La rinascita di Sabrina: "Un centimetro alla volta, adesso vedo la luce"

Sopravvissuta ad un incidente aereo, ha scritto la sua storia in un libro "Ho subito un grosso trauma: non è stato facile ricostruire il percorso di vita".

La rinascita di Sabrina: "Un centimetro alla volta, adesso vedo la luce"

La rinascita di Sabrina: "Un centimetro alla volta, adesso vedo la luce"

Caduta e risalita, capacità di riemergere da un baratro di oscurità con lo stesso radioso sorriso di sempre. È la storia di Sabrina Spada di San Marino, raccolta da Gigi Mattarelli nel suo nuovo libro "Insieme a te Sabri, un centimetro alla volta", che sarà presentato il 1 marzo alla Fabbrica delle Candele a Forlì.

Tutto inizia nel 2011. Sabrina è una ragazza sammarinese di 25 anni, solare e appassionata di sport estremi. Il 2 aprile si appresta a effettuare il suo quarantesimo lancio col paracadute, undici persone a bordo di un aereo Pilatus, decollato dall’aeroporto La Spreta di Ravenna. A 300 metri di altezza l’aereo precipita. I passeggeri sopravvivono, ma Sabrina riporta ferite gravissime e finisce in coma, per poi risvegliarsi dopo tre settimane. C’era anche un bambino di 11 anni, a bordo. "Mi hanno detto che l’ho protetto col mio corpo – raccontò poi Sabrina – si fratturò solo il polso. A terra era presente anche il mio fidanzato, anche lui paracadutista che era partito col volo precedente. Un incidente aereo del genere, con i paracadutisti a bordo, in fase di decollo, non era mai successo". Se ci trovassimo in un film questo sarebbe il lieto fine, ma per Sabrina è solo l’inizio di un nuovo viaggio tutto in salita. Si sveglia tra le urla, dolorante e con il corpo rigido.

Deve cominciare un lungo percorso di rinascita, fatto di piccole conquiste quotidiane, ricadute, ma soprattutto tanta voglia di riprendersi la propria vita dalle mani del destino. A un certo punto matura in lei il desiderio di raccogliere la sua storia in un libro.

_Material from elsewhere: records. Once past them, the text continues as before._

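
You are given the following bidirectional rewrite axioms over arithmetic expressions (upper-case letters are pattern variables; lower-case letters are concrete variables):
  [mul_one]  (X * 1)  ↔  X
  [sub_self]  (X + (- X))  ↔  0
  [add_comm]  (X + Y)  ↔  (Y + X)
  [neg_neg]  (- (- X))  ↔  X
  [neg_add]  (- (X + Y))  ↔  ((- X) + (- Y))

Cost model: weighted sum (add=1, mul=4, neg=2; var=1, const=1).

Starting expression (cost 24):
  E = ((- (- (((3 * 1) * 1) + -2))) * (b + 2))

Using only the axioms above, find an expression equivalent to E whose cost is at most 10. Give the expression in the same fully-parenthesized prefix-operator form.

((3 + -2) * (b + 2))   [cost 10]

(1) ((3 * 1) * 1)  =[mul_one →]=  (3 * 1)    ⊢ ((- (- ((3 * 1) + -2))) * (b + 2))
(2) (3 * 1)  =[mul_one →]=  3    ⊢ ((- (- (3 + -2))) * (b + 2))
(3) (- (- (3 + -2)))  =[neg_neg →]=  (3 + -2)    ⊢ cost 10, within 10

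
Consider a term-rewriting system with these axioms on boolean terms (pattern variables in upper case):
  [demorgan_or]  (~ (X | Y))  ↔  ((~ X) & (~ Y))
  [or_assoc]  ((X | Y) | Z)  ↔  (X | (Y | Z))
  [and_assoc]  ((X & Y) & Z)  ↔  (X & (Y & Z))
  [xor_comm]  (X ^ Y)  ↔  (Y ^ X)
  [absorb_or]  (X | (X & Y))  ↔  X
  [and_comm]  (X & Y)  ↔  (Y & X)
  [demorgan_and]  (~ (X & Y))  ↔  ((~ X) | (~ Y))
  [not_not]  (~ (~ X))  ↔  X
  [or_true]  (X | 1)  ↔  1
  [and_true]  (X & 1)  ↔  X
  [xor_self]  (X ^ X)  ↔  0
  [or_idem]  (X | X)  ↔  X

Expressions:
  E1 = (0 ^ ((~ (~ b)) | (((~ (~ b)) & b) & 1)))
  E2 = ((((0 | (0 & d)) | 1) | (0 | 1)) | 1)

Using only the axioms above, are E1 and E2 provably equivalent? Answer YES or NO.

Every axiom is a valid identity, so a rewrite proof would force E1 and E2 to agree under every assignment.
At b=0, d=0: E1 = 0 but E2 = 1; they differ, so no derivation exists.

NO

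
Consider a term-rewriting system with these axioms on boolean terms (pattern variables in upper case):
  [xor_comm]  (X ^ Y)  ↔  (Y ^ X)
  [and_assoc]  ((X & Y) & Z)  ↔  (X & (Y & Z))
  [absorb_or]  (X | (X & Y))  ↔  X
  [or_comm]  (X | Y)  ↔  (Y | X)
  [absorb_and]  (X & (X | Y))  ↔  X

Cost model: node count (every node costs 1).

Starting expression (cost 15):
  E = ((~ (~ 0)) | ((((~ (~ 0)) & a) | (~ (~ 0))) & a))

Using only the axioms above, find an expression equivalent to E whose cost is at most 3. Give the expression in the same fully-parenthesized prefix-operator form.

(~ (~ 0))   [cost 3]

(1) (((~ (~ 0)) & a) | (~ (~ 0)))  =[or_comm →]=  ((~ (~ 0)) | ((~ (~ 0)) & a))    ⊢ ((~ (~ 0)) | (((~ (~ 0)) | ((~ (~ 0)) & a)) & a))
(2) ((~ (~ 0)) | ((~ (~ 0)) & a))  =[absorb_or →]=  (~ (~ 0))    ⊢ ((~ (~ 0)) | ((~ (~ 0)) & a))
(3) ((~ (~ 0)) | ((~ (~ 0)) & a))  =[absorb_or →]=  (~ (~ 0))    ⊢ cost 3, within 3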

Lo scopo è condividere con i lettori questo viaggio tortuoso, ancora in corso, e mostrare che possiamo impegnarci per raggiungere la felicità nonostante i nostri limiti.

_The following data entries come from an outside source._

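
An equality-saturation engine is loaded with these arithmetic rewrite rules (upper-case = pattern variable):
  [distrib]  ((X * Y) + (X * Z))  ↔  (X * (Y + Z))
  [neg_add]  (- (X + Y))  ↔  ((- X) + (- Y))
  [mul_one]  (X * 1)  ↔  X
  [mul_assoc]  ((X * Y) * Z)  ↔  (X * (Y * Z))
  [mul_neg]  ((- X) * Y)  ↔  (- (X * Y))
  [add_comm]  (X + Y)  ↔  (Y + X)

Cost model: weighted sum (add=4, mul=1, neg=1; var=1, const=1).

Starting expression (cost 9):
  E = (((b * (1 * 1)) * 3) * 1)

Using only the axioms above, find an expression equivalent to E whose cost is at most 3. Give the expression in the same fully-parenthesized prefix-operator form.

(b * 3)   [cost 3]

(1) (1 * 1)  =[mul_one →]=  1    ⊢ (((b * 1) * 3) * 1)
(2) (((b * 1) * 3) * 1)  =[mul_one →]=  ((b * 1) * 3)
(3) (b * 1)  =[mul_one →]=  b    ⊢ cost 3, within 3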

Fondamentale è l’incontro con il giornalista Gigi Mattarelli, che decide di scrivere il libro. L’operazione si rivela complicata perché il trauma ha tolto a Sabrina molti ricordi e diventa quindi necessario intervistare famigliari, amici e medici per ricostruirne la storia. "Questo lavoro ha due caratteristiche" spiega Mattarelli "La prima è la delicatezza, perché per i famigliari non è facile raccontare i dettagli di un’esperienza così dolorosa. La seconda è il contagio, perché non è possibile scrivere qualcosa su questa ragazza senza essere contagiati dal suo modo di essere". Tra Gigi e Sabrina si viene così a creare un bellissimo rapporto, come testimoniato dalle parole di quest’ultima: "Ringrazio profondamente Gigi per il lavoro che ha fatto. Ricostruire il percorso di vita di una persona che ha subito un grosso trauma non è facile". La presentazione del libro andrà in scena venerdì 1 marzo alle ore 18 presso la Fabbrica delle Candele, che ha deciso di promuovere l’iniziativa al fianco del Comune di Forlì, dell’editore del volume Grafikamente e dell’impresa sociale CavaRei. Oltre a Sabrina Spada e Gigi Mattarelli, parteciperanno l’assessore alle politiche giovanili Paola Casara e la presidente di CavaRei Maurizia Squarzi. L’evento sarà condotto dal giornalista Fabio Gavelli e parte del ricavato andrà all’impresa sociale CavaRei, nella cui comunità Sabrina ha vissuto tra il 2021 e il 2023. "Sabrina è arrivata qui perché voleva sperimentare un progetto di vita autonoma. È all’interno della nostra sede che le è venuta l’idea del libro" racconta Maurizia Squarzi. CavaRei destinerà la sua parte dei proventi in attività a sostegno delle persone con disabilità, in perfetta armonia con il sottotitolo del libro di Sabrina: "la voglia di vivere è più forte di qualsiasi trauma".